The SFT model (now called the policy) is fine-tuned using Proximal Policy Optimization (PPO), a stable on-policy RL algorithm. At each training step:

Sample a prompt

Draw a prompt from the RL training dataset

Generate a response

The current policy LM generates a response token-by-token

Score with the reward model

The frozen reward model assigns a scalar reward to the (prompt, response) pair

Compute KL penalty

Compute KL divergence between current policy and frozen reference policy; subtract from reward

PPO update

Update the policy parameters to maximize the KL-penalized reward using PPO's clipped objective

The KL Divergence Penalty — Why It Exists

Without a KL penalty, RL optimization rapidly finds degenerate solutions: the model discovers that certain phrase patterns, repetitive structures, or even incoherent token sequences score highly on the learned reward model even though they are not genuinely helpful. This is called reward hacking.

Why reward hacking happens

The reward model is trained on a finite sample of human comparisons and is only a proxy for true human preference.
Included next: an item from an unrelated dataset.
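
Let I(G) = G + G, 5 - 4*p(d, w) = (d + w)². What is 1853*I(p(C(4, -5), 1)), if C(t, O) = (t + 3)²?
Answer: -4623235/2 ≈ -2.3116e+6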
Maximizing this proxy with unlimited RL steps is equivalent to overfitting to the reward model's quirks rather than learning genuinely better behavior.

The KL penalty — β · KL(π_θ ∥ π_ref) — is subtracted from the reward at every step. It measures how much the current policy distribution diverges from the frozen reference policy (the SFT model). A higher β tightens the leash, keeping generated text close to the SFT distribution; a lower β allows more exploration but increases reward-hacking risk. This term is the primary mechanism preventing catastrophic drift.

InstructGPT — The Foundational Result

Ouyang et al. (2022) applied this three-stage pipeline to GPT-3 (175B parameters). The resulting InstructGPT model at 1.3B parameters was preferred by human evaluators over the raw 175B GPT-3 on the vast majority of prompts. A model 100× smaller but trained with human feedback outperformed a much larger model trained purely on next-token prediction. This established RLHF as the standard post-training alignment technique and is the direct ancestor of ChatGPT.

Limitations of RLHF

Operational costs

Human annotation is slow, expensive, and hard to scale
PPO training is computationally unstable and requires careful hyperparameter tuning
Requires running four models simultaneously: policy, reference policy, reward model, and value function network

Alignment quality

Reward hacking: RL finds proxy-reward exploits not fully blocked by KL penalty
Human preferences are inconsistent, culturally variable, and can encode annotator biases
Sycophancy: models learn to tell evaluators what they want to hear
Annotation rubrics shape model behavior in ways that may not generalize

These limitations motivated DPO — which eliminates the RL training loop entirely — and Constitutional AI — which replaces human harmlessness labels with AI-generated feedback at scale. Both are covered in adjacent pages.

Checklist: Do You Understand This?

Can you name the three stages of RLHF and what each one produces?
What is the role of the reference policy (frozen SFT model) in Stage 3?
What is the Bradley-Terry model and why is it used to train the reward model?
Why does the KL penalty exist — what concrete failure mode does it prevent?
What did InstructGPT demonstrate about model size vs. alignment quality?
What are three concrete failure modes or cost drivers of the RLHF pipeline?